Наотмашь по второй щеке так, что и я ощутила у себя во рту кровь. А потом обеими руками за горло и губами в мои губы. Во рту привкус железа и соли, во рту его бешеный и злой язык, сплетается с моим, и мне хорошо…Мне адски, до безумия хорошо. Щеку печет, во рту рана от зубов, а я дико целую его и кайфую от привкуса нашей крови у себя в горле. Искал…видел, шел по моим следам.
А еще потому, что сейчас он человек…он не айсберг, он не морозит меня льдом. Он настоящий. Мы с ним настоящие. Мои пальцы теребят пуговицы на его рубашке, дергают ремень его штанов. Он не помогает мне, а только смотрит в мои глаза своими темно-синими безднами мрака.
Приподнимает меня за талию, подхватывая под колени, сдвигая в сторону трусики, и одним безжалостным толчком заполняет собой. Даааа. Я хотела именно этого. Мне было нужно ощутить в себе его, а себя на нем, в нем. Я не представляла, насколько он сильный, не представляла, что вот так тоже можно заниматься сексом. Совершенно одетые, посреди комнаты, я в его руках, как тряпичная кукла, и он насаживает меня на себя, пронизывая своей плотью до обалденно-сводящей с ума невозможно блаженной боли. Как будто меня обжигает изнутри, как будто мои лёгкие разрываются, а стенки влагалища сдавливают его член и дрожат под мощными ударами мужской плоти.

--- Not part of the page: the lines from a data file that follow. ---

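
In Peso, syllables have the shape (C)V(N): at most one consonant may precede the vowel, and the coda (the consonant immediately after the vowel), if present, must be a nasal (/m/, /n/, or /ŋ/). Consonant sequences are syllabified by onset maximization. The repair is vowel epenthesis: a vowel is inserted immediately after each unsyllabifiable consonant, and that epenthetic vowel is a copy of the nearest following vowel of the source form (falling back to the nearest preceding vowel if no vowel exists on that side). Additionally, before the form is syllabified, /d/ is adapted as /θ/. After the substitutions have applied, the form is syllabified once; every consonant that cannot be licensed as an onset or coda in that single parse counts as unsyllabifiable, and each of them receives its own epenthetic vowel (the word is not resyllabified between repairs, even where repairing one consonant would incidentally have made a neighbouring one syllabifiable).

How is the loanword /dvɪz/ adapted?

Substitution: /d/ → /θ/, giving /θvɪz/.
Syllabifying with onset maximization leaves /θ/, /z/ stranded (only a nasal (/m/, /n/, or /ŋ/) is licensed in coda position; onsets are limited to one consonant).
Inserting the epenthetic vowel yields /θ/ → /θɪ/, /z/ → /zɪ/.

θɪvɪzɪ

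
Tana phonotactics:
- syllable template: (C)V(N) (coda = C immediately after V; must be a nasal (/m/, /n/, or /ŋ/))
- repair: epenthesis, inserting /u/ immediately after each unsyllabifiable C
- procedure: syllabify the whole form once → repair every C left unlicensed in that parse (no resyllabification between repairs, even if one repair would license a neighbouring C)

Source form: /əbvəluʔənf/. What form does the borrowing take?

The consonants /b/, /f/ cannot be parsed into a legal (C)V(N) syllable (only a nasal (/m/, /n/, or /ŋ/) is licensed in coda position; onsets are limited to one consonant).
Inserting the epenthetic vowel yields /b/ → /bu/, /f/ → /fu/.

əbuvəluʔənfu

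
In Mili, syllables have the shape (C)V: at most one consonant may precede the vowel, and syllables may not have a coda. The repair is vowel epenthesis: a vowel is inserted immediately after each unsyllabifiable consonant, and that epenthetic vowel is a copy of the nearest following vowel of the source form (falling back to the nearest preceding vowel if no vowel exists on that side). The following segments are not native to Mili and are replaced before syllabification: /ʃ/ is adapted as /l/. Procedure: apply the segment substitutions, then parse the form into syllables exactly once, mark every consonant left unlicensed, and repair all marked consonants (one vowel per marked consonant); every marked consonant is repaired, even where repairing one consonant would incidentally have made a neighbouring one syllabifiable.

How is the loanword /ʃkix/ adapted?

likixi

Substitution: /ʃ/ → /l/, giving /lkix/.
Under (C)V, the unsyllabifiable consonants are /l/, /x/ (no codas are permitted; onsets are limited to one consonant).
Inserting the epenthetic vowel yields /l/ → /li/, /x/ → /xi/.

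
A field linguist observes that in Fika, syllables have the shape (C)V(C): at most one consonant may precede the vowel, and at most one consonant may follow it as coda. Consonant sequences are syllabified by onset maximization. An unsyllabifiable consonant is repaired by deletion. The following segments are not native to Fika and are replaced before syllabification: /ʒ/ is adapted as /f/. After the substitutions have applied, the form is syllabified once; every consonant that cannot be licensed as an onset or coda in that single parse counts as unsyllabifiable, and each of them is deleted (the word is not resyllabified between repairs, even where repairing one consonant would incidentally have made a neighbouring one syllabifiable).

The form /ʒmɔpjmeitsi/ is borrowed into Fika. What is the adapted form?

Substitution: /ʒ/ → /f/, giving /fmɔpjmeitsi/.
Under (C)V(C), the unsyllabifiable consonants are /f/, /j/ (at most one coda consonant is licensed; onsets are limited to one consonant).
Deletion applies to /f/, /j/.

mɔpmeitsi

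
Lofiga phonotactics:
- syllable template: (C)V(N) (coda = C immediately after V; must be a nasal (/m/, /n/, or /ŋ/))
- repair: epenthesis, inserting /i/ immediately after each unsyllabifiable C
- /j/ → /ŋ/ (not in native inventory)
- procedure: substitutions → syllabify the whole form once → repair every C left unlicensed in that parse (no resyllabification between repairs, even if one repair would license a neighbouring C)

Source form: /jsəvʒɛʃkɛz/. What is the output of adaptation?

ŋisəviʒɛʃikɛzi

Substitution: /j/ → /ŋ/, giving /ŋsəvʒɛʃkɛz/.
Syllabifying with onset maximization leaves /ŋ/, /v/, /ʃ/, /z/ stranded (only a nasal (/m/, /n/, or /ŋ/) is licensed in coda position; onsets are limited to one consonant).
Each unlicensed consonant becomes the onset of a new syllable: /ŋ/ → /ŋi/, /v/ → /vi/, /ʃ/ → /ʃi/, /z/ → /zi/.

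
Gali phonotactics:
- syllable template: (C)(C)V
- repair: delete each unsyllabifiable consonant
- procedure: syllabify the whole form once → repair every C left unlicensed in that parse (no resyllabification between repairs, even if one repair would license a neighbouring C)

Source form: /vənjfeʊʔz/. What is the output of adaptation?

vəjfeʊ

Syllabifying with onset maximization leaves /n/, /ʔ/, /z/ stranded (no codas are permitted; onsets may contain at most 2 consonants).
Each unlicensed consonant is deleted: /n/, /ʔ/, /z/.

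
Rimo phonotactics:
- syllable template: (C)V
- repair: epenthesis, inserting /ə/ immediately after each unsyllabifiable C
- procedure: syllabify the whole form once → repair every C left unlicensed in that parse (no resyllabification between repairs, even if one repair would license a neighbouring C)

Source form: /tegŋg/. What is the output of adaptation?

tegəŋəgə

The consonants /g/, /ŋ/, /g/ cannot be parsed into a legal (C)V syllable (no codas are permitted; onsets are limited to one consonant).
Each unlicensed consonant becomes the onset of a new syllable: /g/ → /gə/, /ŋ/ → /ŋə/, /g/ → /gə/.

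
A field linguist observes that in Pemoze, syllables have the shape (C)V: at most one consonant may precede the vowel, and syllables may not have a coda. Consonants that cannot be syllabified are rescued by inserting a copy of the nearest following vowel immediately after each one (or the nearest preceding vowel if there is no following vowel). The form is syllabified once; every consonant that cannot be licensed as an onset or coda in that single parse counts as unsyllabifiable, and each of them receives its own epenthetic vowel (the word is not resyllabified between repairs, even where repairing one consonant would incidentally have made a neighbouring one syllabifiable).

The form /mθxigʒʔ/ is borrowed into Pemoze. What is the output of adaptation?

The consonants /m/, /θ/, /g/, /ʒ/, /ʔ/ cannot be parsed into a legal (C)V syllable (no codas are permitted; onsets are limited to one consonant).
Epenthesis after each stranded consonant: /m/ → /mi/, /θ/ → /θi/, /g/ → /gi/, /ʒ/ → /ʒi/, /ʔ/ → /ʔi/.

miθixigiʒiʔi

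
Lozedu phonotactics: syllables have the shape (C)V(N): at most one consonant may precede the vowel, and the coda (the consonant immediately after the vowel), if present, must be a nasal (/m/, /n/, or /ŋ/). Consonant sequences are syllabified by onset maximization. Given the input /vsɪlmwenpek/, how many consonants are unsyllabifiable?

The consonants /v/, /l/, /m/, /k/ cannot be parsed into a legal (C)V(N) syllable (only a nasal (/m/, /n/, or /ŋ/) is licensed in coda position; onsets are limited to one consonant).

4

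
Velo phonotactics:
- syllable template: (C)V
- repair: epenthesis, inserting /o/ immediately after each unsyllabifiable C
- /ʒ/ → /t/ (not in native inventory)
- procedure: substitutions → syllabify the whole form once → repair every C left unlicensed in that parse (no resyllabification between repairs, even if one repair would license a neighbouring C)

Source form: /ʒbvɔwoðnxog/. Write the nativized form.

Substitution: /ʒ/ → /t/, giving /tbvɔwoðnxog/.
Under (C)V, the unsyllabifiable consonants are /t/, /b/, /ð/, /n/, /g/ (no codas are permitted; onsets are limited to one consonant).
Inserting the epenthetic vowel yields /t/ → /to/, /b/ → /bo/, /ð/ → /ðo/, /n/ → /no/, /g/ → /go/.

tobovɔwoðonoxogo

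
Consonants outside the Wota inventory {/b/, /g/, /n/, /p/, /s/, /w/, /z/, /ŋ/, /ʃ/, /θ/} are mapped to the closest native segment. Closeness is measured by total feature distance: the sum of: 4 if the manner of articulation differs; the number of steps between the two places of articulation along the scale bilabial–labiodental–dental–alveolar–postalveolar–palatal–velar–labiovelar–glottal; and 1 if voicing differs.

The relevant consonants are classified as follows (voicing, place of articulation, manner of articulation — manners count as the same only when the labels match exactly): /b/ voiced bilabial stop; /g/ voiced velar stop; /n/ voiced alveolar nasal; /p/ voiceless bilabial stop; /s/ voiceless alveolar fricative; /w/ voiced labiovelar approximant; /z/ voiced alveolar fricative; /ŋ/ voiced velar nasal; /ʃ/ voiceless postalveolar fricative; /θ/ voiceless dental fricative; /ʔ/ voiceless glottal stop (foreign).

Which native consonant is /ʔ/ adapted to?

/g/ is closest: same manner (stop), place distance 2 (glottal→velar), voicing differs (+1); total 3. Next closest is /w/ at distance 6.

g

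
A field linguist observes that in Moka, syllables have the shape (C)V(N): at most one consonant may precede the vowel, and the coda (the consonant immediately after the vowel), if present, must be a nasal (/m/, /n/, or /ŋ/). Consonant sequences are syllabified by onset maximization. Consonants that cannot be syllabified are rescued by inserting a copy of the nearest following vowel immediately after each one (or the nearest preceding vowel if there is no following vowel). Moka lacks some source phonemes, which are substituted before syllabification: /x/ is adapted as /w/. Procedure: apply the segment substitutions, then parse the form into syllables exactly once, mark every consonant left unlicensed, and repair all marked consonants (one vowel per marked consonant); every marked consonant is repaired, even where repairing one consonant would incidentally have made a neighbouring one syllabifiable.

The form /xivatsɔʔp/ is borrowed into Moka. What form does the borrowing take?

wivatɔsɔʔɔpɔ

Substitution: /x/ → /w/, giving /wivatsɔʔp/.
Under (C)V(N), the unsyllabifiable consonants are /t/, /ʔ/, /p/ (only a nasal (/m/, /n/, or /ŋ/) is licensed in coda position; onsets are limited to one consonant).
Epenthesis after each stranded consonant: /t/ → /tɔ/, /ʔ/ → /ʔɔ/, /p/ → /pɔ/.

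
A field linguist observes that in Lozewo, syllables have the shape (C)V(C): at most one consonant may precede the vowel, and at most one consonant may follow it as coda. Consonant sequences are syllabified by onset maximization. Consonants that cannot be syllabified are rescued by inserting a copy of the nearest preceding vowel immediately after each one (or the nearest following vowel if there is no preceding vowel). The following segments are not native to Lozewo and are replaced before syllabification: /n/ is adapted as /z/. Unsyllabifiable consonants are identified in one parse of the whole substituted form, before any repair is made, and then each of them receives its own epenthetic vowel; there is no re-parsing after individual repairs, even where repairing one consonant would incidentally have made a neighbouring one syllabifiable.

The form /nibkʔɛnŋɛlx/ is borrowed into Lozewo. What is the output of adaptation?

zibkiʔɛzŋɛlxɛ

Substitution: /n/ → /z/, giving /zibkʔɛzŋɛlx/.
Syllabifying with onset maximization leaves /k/, /x/ stranded (at most one coda consonant is licensed; onsets are limited to one consonant).
Inserting the epenthetic vowel yields /k/ → /ki/, /x/ → /xɛ/.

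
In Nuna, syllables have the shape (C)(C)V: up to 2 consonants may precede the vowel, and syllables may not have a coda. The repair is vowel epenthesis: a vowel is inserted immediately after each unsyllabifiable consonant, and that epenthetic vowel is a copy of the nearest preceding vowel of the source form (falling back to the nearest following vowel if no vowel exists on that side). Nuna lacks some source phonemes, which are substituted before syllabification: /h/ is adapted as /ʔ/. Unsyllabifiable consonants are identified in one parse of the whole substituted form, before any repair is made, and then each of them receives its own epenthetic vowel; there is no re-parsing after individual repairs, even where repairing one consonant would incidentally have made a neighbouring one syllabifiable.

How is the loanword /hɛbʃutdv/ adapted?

ʔɛbʃutuduvu

Substitution: /h/ → /ʔ/, giving /ʔɛbʃutdv/.
Under (C)(C)V, the unsyllabifiable consonants are /t/, /d/, /v/ (no codas are permitted; onsets may contain at most 2 consonants).
Epenthesis after each stranded consonant: /t/ → /tu/, /d/ → /du/, /v/ → /vu/.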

– Мокрая, всегда голодная шлюха! – хрипло выдыхает мне в лицо и кусает сосок через ткань платья. – Всегда хочешь! Всегда течешь!
И член поршнем входит все сильнее и сильнее. Безжалостными ударами, пробивая меня, как насквозь. Ослепленная оргазмом, впиваюсь в его плечи, выгибаясь назад. Жалобно всхлипываю, судорожно выстанывая последние сокращения удовольствия.
– Хочешь меня…моя Марина! Моя дрянь! Ты ведь – маленькая похотливая дрянь…МОЯ! Ты это понимаешь? Ты только моя!
Его пальцы проникают в мой широко открытый рот и совершают в нем такие же сильные толчки, как и член. И под мои сосущие движения он кончает, силой сдавив мои бедра.
***
В эту ночь не уехал, остался со мной. Наверное, ощутил, что мне это необходимо…хотя он слишком эгоистичен для этого. Скорее всего, остаться захотел именно сам. Он спит, а я нет. Я смотрю в темноту, ощущая его руку у себя на плече, а под щекой гладкую и горячую кожу. Впервые лежу вот так, на нем. Мне не спится, а в голове пульсируют его слова о том, что я хочу только его, всегда хочу, и я понимаю, что это правда. Я его всегда до безумия хочу. Он разорвал мой внутренний мир, мои представления о любви, о жизни. Он заставил меня желать нежелаемого, хотеть того, чего хотеть неправильно.